In a decision that is not surprising, but that should be welcomed by lenders (but perhaps not by borrowers), the Appellate Division of the New York Supreme Court held in Amcan Holdings, Inc., et al. vs. Canadian Imperial Bank of Commerce, et al., Case No. 603393/07, that a detailed, executed term sheet was not a binding contract to lend.
Amcan sought financing from CIBC to finance an acquisition and refinance certain existing debt. The parties negotiated a draft summary of terms, and, after further negotiation, executed a summary of terms and conditions that contained specifics on a number of the proposed financing terms, including amount, amortization, interest rate, fees, security and definitions of key terms. The executed term sheet contained a number of conditions precedent, including the “execution and delivery of an acceptable formal loan agreement and security . . . documentation, which embodies the terms and conditions contained in this Summary.” Amcan paid CIBC fees upon the finalization of the draft summary of terms and upon execution of the summary of terms and conditions and agreed to pay a further fee upon closing.

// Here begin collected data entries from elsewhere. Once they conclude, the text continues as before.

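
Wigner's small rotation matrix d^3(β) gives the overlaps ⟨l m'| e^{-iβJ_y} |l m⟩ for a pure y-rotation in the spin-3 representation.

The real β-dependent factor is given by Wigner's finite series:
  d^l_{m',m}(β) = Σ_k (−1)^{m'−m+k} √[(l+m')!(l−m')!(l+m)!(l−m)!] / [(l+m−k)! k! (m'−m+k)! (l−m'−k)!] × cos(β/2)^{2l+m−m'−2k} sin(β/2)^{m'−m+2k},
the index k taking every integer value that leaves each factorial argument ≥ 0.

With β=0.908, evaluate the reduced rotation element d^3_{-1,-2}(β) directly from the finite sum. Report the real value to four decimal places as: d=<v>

d=-0.4258

d^3_{-1,-2}(β=0.908) via Wigner's sum:
Half-angle: c=0.898700, s=0.438564. N=√(2·24·1·120)=75.894664
The bounds max(0,m−m')=0 and min(l+m,l−m')=1 give 2 terms
  k=0: (−1)^1·75.8947/(24)·0.8987^5·0.4386^1 = -0.813030
  k=1: (−1)^2·75.8947/(12)·0.8987^3·0.4386^3 = +0.387233
d^3_{-1,-2}(0.908) = -0.813030 +0.387233 = -0.425797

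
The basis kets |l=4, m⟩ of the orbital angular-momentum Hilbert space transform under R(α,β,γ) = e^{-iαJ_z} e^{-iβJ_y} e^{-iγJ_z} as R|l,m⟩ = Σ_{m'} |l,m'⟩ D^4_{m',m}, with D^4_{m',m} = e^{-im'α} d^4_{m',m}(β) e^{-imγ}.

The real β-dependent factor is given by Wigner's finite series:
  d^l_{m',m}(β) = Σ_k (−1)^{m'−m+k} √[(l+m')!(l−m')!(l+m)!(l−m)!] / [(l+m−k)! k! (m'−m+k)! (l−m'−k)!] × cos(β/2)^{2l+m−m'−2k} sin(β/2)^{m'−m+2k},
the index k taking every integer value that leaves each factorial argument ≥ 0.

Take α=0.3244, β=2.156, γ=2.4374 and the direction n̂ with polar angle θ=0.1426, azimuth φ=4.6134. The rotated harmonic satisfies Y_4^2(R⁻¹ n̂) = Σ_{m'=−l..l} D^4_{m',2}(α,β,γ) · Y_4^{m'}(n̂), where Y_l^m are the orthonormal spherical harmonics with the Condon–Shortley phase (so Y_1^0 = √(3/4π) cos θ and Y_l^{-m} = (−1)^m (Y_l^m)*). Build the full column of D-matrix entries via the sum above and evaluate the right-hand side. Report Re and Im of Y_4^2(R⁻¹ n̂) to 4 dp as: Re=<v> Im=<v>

Re=-0.0515 Im=0.3158

Need the full column D^4_{m',2} for m'=−4..4 at α=0.3244, β=2.156, γ=2.4374.
cos(β/2)=0.473091, sin(β/2)=0.881013
d^4_{-4,2}: single k=6 term ⇒ +0.553814;  D = -0.502096+0.233688i
d^4_{-3,2}: k∈[5..6] ⇒ +0.630860 -0.729267 = -0.098407;  D = +0.071329-0.067795i
d^4_{-2,2}: k∈[4..6] ⇒ +0.452690 -1.255932 +0.362961 = -0.440281;  D = +0.205803-0.389220i
d^4_{-1,2}: k∈[3..5] ⇒ +0.229186 -1.192213 +0.826911 = -0.136116;  D = +0.021953-0.134334i
d^4_{0,2}: k∈[2..4] ⇒ +0.082557 -0.763484 +0.992902 = +0.311975;  D = +0.050446+0.307870i
d^4_{1,2}: k∈[1..3] ⇒ +0.019826 -0.343779 +0.794809 = +0.470856;  D = +0.220271+0.416156i
d^4_{2,2}: k∈[0..2] ⇒ +0.002509 -0.104428 +0.452690 = +0.350772;  D = +0.254352+0.241549i
d^4_{3,2}: k∈[0..1] ⇒ -0.017485 +0.181911 = +0.164426;  D = +0.149100+0.069318i
d^4_{4,2}: single k=0 term ⇒ +0.046048;  D = +0.045766+0.005091i
Y_4^{m'}(θ=0.1426,φ=4.6134) and Σ D·Y over m':
  (-0.5021+0.2337i)·(+0.0002+0.0001i)  (+0.0713-0.0678i)·(+0.0010-0.0034i)  (+0.2058-0.3892i)·(-0.0388-0.0078i)  (+0.0220-0.1343i)·(-0.0254+0.2555i)  (+0.0504+0.3079i)·(+0.7623+0.0000i)  (+0.2203+0.4162i)·(+0.0254+0.2555i)  (+0.2544+0.2415i)·(-0.0388+0.0078i)  (+0.1491+0.0693i)·(-0.0010-0.0034i)  (+0.0458+0.0051i)·(+0.0002-0.0001i)
Y_4^2(R⁻¹ n̂) = -0.051465+0.315786i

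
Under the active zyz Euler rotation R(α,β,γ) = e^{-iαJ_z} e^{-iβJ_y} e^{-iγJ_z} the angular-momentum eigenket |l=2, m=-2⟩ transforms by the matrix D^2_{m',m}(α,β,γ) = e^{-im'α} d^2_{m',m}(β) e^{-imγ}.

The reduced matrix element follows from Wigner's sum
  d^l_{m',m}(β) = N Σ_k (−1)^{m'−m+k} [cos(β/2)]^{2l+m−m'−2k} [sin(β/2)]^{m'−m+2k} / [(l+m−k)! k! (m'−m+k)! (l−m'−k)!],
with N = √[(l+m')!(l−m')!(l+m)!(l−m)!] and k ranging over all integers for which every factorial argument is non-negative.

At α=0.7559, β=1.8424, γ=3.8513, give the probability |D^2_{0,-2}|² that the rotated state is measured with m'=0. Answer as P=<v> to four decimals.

Split into d^2_{0,-2}(β=1.8424) × two z-phases.
Half-angle: c=0.604865, s=0.796328. N=√(2·2·1·24)=9.797959
Admissible k: 0..0 (factorial args all ≥0)
  k=0: (−1)^2·9.7980/(4)·0.6049^2·0.7963^2 = +0.568299
d^2_{0,-2}(1.8424) = +0.568299
|D^2_{0,-2}|² = |d^2_{0,-2}(β)|² = (+0.568299)² = 0.322963 (the z-rotation phases have unit modulus)

P=0.3230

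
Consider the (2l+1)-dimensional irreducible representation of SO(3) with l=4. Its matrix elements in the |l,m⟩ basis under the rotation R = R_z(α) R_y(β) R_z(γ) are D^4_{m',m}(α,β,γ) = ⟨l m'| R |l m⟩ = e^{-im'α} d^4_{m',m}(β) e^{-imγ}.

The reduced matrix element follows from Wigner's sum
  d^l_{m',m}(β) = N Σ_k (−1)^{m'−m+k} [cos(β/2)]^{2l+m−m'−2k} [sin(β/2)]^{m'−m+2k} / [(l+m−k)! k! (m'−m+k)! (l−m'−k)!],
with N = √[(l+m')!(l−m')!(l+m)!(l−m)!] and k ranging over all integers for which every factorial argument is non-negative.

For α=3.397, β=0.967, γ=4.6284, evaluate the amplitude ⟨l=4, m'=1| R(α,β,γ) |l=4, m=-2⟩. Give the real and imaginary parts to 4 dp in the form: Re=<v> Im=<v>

Split into d^4_{1,-2}(β=0.967) × two z-phases.
With c≡cos(β/2)=0.885373 and s≡sin(β/2)=0.464881, N=[120·6·2·720]^{1/2}=1018.233765
k∈{0,1,2} keeps every argument non-negative
  k=0: (−1)^3·1018.2338/(72)·0.8854^5·0.4649^3 = -0.772987
  k=1: (−1)^4·1018.2338/(48)·0.8854^3·0.4649^5 = +0.319664
  k=2: (−1)^5·1018.2338/(240)·0.8854^1·0.4649^7 = -0.017626
d^4_{1,-2}(0.967) = -0.772987 +0.319664 -0.017626 = -0.470949
Phases: e^{-i·(1)·3.397}=-0.967560+0.252640i, e^{-i·(-2)·4.6284}=-0.985925+0.167189i ⇒ D=-0.429365+0.193489i

Re=-0.4294 Im=0.1935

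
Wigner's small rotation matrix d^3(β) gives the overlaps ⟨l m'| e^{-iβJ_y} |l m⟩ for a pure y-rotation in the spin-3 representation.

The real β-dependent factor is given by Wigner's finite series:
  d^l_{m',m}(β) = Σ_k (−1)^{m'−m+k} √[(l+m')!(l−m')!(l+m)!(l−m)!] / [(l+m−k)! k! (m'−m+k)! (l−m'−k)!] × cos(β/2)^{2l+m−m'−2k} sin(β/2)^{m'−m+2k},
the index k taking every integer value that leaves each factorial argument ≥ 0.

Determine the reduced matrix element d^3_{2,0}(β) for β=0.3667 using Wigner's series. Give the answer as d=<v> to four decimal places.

d=0.1643

d^3_{2,0}(β=0.3667) via Wigner's sum:
c=cos(0.3667/2)=0.983238, s=sin(0.3667/2)=0.182324; N=√[120·1·6·6]=65.726707
Admissible k: 0..1 (factorial args all ≥0)
  k=0: (−1)^2·65.7267/(12)·0.9832^4·0.1823^2 = +0.170171
  k=1: (−1)^3·65.7267/(12)·0.9832^2·0.1823^4 = -0.005851
d^3_{2,0}(0.3667) = +0.170171 -0.005851 = +0.164320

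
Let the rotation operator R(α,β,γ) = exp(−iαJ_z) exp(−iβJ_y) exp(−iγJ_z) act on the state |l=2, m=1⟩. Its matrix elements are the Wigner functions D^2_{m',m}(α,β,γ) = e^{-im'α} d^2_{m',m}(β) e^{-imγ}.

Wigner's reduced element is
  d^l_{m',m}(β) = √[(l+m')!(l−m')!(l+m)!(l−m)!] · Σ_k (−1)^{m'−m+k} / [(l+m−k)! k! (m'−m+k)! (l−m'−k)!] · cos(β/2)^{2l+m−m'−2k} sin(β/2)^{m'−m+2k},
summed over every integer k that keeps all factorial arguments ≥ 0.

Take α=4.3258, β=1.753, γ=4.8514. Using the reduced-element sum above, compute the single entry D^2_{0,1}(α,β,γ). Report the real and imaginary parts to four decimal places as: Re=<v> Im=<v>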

Prior to the execution of the contemplated formal loan agreement and security documentation, CIBC discovered that, due to an existing injunction, Amcan was prohibited from pledging certain stock to CIBC, which pledge was a condition precedent to the closing of the financing under the executed summary of terms and conditions, and which fact CIBC claimed should have been disclosed by Amcan. Negotiations for the financing broke off and the financing was never closed. Six years later, Amcan brought suit against CIBC for, among other things, breach of contract and breach of the implied covenant of good faith and fair dealing.
In affirming and reversing holdings of the trial court, the Appellate Division of the New York Supreme Court held that, under New York law, the executed summary of terms and conditions was an agreement to agree and was not a binding contract to lend, notwithstanding the specificity of the executed summary of terms and conditions, because CIBC clearly expressed an intent in the executed summary of terms and conditions not to be bound until definitive documentation was executed. The court also affirmed the holding of the lower court that the claim of Amcan for breach of the implied covenant of good faith and fair dealing was duplicative of Amcan’s breach of contract claim.
Interestingly, the court noted but apparently gave little weight to the fees paid by Amcan in connection with the draft summary of terms and the executed summary of terms and conditions, or to the fact that a stated condition precedent to the financing could not have been satisfied due to the inability of Amcan to pledge certain collateral.
Lenders and borrowers typically negotiate and execute term sheets and commitment letters prior to negotiating definitive credit documentation. Such term sheets and commitment letters are often very detailed and provide the salutary effect of facilitating the drafting and negotiation of the definitive credit documentation.
From the perspective of lenders, well written term sheets and commitment letters, like the summary of terms and conditions executed by Amcan and CIBC, contain a number of conditions precedent, including the execution and delivery of definitive credit documentation, the absence of misrepresentations by the borrower and the absence of a material adverse change. While the court in the Amcan case did not focus on the non-satisfaction of the latter two conditions precedent as a basis for its decision, its decision validates the usefulness of comprehensive conditions precedent in term sheets and commitment letters.